Other props (background colour, padding, gap, etc.) take literal values only in v1. Drive them through a useTransform-derived numeric and a known-shape prop instead.

Embedding a motion value inside a responsive object — <Box opacity={{ base: mv, md: 1 }}> — is rejected at the type level. Per-breakpoint motion values are out of scope for v1; consumers wanting that shape combine useTransform with a breakpoint signal in the transformer.

Behavioural contracts

Two non-obvious rules that make motion values worth their weight.

Updates bypass transition

Motion-value writes commit imperatively. On web that's a direct write to element.style; on native it routes through the active driver's animated primitive. Neither path consults the element's CSS transition value, so easing on .set() is not applied by the motion-value runtime.

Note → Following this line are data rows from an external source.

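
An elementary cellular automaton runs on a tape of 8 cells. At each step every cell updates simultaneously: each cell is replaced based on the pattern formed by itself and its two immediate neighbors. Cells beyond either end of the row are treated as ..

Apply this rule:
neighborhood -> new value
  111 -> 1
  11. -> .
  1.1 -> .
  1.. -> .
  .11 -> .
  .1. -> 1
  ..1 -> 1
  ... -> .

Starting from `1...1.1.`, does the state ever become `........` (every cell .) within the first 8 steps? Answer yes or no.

no

1..11.1.
1.1...1.
1.1..11.
1.1.1...
1.1.1...  (fixed point — unchanged through step 8)
step 8 is 1.1.1..., still not uniform .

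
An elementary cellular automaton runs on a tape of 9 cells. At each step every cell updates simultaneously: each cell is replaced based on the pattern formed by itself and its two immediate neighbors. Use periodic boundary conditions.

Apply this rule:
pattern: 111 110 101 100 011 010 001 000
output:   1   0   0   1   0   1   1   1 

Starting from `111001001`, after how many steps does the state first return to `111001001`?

4

110111110
000011100
111101011
111001001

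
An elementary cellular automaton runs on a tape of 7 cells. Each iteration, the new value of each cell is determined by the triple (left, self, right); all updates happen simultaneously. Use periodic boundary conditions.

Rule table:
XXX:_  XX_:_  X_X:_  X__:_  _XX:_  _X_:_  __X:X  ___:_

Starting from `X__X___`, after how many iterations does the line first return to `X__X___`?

7

__X___X
_X___X_
X___X__
___X__X
__X__X_
_X__X__
X__X___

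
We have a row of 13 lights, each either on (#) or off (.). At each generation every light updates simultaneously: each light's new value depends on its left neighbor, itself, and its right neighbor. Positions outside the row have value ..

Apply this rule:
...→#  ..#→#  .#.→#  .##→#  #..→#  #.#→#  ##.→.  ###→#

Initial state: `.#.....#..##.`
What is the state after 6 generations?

###########.#
##########.##
#########.##.
########.##.#
#######.##.##
######.##.##.

######.##.##.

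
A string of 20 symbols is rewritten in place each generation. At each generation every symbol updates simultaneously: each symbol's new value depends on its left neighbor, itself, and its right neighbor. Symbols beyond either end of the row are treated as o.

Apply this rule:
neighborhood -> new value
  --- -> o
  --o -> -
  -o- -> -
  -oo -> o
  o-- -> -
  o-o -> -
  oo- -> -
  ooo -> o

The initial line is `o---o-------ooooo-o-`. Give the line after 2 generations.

----o-oooo--ooo--oo-

--o---ooooo-oooo----
----o-oooo--ooo--oo-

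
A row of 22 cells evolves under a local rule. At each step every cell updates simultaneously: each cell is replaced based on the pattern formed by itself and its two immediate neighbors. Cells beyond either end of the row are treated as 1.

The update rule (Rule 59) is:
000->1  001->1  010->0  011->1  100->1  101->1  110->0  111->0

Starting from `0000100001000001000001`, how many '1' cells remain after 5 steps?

19

step 1: 1111011110111110111111
step 2: 0000110001100001100000
step 3: 1111101111011111011111
step 4: 0000011000110000110000
step 5: 1111110111101111101111
count of 1: 19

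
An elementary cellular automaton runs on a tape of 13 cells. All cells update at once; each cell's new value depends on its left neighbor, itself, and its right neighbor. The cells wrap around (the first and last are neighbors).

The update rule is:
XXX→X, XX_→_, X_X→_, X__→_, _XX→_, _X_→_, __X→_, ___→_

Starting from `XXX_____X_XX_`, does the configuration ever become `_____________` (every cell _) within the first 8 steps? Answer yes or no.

yes

_X___________
_____________
all cells are _ at step 2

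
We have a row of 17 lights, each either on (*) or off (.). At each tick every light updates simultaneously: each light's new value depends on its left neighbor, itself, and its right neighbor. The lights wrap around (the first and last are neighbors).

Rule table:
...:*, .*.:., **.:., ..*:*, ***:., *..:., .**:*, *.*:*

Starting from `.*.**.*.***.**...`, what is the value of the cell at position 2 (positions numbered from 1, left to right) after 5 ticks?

*.**.*.**..**..**
.**.*.**..**..**.
**.*.**..**..**..
*.*.**..**..**..*
.*.**..**..**..**
position 2 holds *

*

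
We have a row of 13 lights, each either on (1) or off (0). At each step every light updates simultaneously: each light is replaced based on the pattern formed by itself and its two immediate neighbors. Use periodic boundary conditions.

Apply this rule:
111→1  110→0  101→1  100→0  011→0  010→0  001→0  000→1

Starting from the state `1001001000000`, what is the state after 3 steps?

0000000011110
1111111001100
0111110000000

0111110000000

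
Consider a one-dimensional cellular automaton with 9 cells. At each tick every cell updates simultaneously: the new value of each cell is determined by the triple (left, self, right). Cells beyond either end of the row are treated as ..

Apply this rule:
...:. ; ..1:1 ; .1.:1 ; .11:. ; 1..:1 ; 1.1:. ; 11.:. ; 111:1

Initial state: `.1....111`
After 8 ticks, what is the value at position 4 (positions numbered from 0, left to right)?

111..1.1.
.1.111.11
11..1....
..1111...
.1.11.1..
11....11.
..1..1..1
.11111111
position 4 holds 1

1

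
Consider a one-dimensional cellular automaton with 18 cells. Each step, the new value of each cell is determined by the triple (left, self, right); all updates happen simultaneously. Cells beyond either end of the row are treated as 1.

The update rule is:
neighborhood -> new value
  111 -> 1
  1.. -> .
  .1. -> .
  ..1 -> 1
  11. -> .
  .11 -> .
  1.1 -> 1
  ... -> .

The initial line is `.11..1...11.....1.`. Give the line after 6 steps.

1...1...1......1.1
...1...1......1.1.
..1...1......1.1.1
.1...1......1.1.1.
1...1......1.1.1.1
...1......1.1.1.1.

...1......1.1.1.1.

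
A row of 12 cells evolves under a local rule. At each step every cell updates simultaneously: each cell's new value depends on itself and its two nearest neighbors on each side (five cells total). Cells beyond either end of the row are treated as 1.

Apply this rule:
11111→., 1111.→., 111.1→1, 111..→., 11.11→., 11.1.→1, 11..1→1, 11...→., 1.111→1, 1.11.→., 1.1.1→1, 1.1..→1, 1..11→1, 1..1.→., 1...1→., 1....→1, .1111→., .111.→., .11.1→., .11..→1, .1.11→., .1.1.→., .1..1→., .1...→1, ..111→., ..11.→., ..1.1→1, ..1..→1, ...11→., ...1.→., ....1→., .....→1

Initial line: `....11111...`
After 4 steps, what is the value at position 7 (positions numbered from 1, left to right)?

.1..........
1111111111..
..........11
.1111111....
position 7 holds 1

1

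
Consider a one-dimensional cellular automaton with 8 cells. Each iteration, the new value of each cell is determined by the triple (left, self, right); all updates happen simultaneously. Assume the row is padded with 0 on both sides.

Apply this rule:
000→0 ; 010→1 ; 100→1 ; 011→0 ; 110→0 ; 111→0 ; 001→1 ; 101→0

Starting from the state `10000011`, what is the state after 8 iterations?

00001000

iteration 1: 11000100
iteration 2: 00101110
iteration 3: 01100001
iteration 4: 10010011
iteration 5: 11111100
iteration 6: 00000010
iteration 7: 00000111
iteration 8: 00001000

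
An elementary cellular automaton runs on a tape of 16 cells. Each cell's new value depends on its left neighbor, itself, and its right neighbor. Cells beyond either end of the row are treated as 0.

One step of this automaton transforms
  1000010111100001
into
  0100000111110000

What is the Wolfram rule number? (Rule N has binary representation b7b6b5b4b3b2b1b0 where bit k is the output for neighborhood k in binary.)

position 8: 111 → 1  (bit 7 = 1)
position 10: 110 → 1  (bit 6 = 1)
position 6: 101 → 0  (bit 5 = 0)
position 1: 100 → 1  (bit 4 = 1)
position 7: 011 → 1  (bit 3 = 1)
position 0: 010 → 0  (bit 2 = 0)
position 4: 001 → 0  (bit 1 = 0)
position 2: 000 → 0  (bit 0 = 0)
bits b7..b0 = 11011000 = 216

216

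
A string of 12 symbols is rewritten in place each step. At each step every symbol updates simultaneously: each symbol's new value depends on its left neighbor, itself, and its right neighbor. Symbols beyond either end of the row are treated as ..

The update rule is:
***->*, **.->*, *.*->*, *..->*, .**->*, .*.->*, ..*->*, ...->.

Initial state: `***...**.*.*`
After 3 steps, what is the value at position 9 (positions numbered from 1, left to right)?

*

step 1: ****.*******
step 2: ************
step 3: ************
position 9 holds *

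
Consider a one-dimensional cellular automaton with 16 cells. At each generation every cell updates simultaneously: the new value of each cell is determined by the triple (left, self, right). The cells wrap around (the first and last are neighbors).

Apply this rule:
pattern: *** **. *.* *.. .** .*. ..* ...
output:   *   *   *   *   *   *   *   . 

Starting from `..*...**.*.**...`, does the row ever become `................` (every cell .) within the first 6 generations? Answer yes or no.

.***.*********..
***************.
****************
****************  (fixed point — unchanged through generation 6)
generation 6 is ****************, still not uniform .

no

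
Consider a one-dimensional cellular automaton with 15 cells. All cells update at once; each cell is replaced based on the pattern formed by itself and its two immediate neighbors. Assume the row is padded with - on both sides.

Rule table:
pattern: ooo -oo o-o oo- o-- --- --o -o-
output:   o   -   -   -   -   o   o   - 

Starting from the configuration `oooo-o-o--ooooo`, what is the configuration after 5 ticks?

---ooo--o--oo--

-oo------o-ooo-
o---ooooo---o--
--oo-ooo--oo--o
oo----o--o---o-
---ooo--o--oo--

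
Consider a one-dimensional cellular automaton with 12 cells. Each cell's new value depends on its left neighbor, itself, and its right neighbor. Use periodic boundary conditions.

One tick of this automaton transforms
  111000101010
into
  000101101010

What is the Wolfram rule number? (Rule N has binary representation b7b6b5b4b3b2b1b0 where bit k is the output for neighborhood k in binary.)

position 1: 111 → 0  (bit 7 = 0)
position 2: 110 → 0  (bit 6 = 0)
position 7: 101 → 0  (bit 5 = 0)
position 3: 100 → 1  (bit 4 = 1)
position 0: 011 → 0  (bit 3 = 0)
position 6: 010 → 1  (bit 2 = 1)
position 5: 001 → 1  (bit 1 = 1)
position 4: 000 → 0  (bit 0 = 0)
bits b7..b0 = 00010110 = 22

22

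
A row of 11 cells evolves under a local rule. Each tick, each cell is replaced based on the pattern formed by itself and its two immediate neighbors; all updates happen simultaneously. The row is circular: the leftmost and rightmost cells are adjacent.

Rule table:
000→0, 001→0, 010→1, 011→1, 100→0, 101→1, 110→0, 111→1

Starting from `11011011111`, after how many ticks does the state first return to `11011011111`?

10110111111
01101111111
11011111110
10111111101
01111111011
11111110110
11111101101
11111011011
11110110111
11101101111
11011011111

11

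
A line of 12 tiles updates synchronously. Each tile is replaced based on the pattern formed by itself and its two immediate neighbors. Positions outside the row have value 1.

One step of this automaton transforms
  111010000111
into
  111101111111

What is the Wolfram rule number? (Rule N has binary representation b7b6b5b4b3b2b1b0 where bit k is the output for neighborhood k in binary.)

251

position 0: 111 → 1  (bit 7 = 1)
position 2: 110 → 1  (bit 6 = 1)
position 3: 101 → 1  (bit 5 = 1)
position 5: 100 → 1  (bit 4 = 1)
position 9: 011 → 1  (bit 3 = 1)
position 4: 010 → 0  (bit 2 = 0)
position 8: 001 → 1  (bit 1 = 1)
position 6: 000 → 1  (bit 0 = 1)
bits b7..b0 = 11111011 = 251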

When you want a tween-on-set, drive the motion value through useSpring (or a transformer that interpolates against a separate progress signal).

Updates do not trigger a React re-render

.set() notifies subscribers synchronously. None of those subscribers call into React's render cycle — the styled primitive applies the value directly to its element. A page that updates a hundred motion values per frame still renders zero React components per frame.

Consumers reading the value via .get() in a render body get a stale snapshot; the value channel is meant to bypass React, not feed it. If you need to render conditionally on the value, branch in a subscriber or move the render-driving state into useState.

Cross-platform notes

Both renderers accept the same motion-value surface. Two differences worth naming:

  • Native is numeric-only on the default driver. String motion values (e.g. '#ff0000') warn at runtime and skip — the JS-thread Animated.Value has no string interpolation primitive. Numeric values pass through cleanly. The reanimatedDriver's UI-thread integration writes worklet shared values; same numeric-only constraint applies in v1.
  • Reanimated driver runs MV updates on the UI thread. Register reanimatedDriver once at startup; motion-value-bound styles then update on the UI thread under useAnimatedStyle, with the transform-axis composer running inside the worklet. JS-thread subscribers still observe changes via a runOnJS bridge.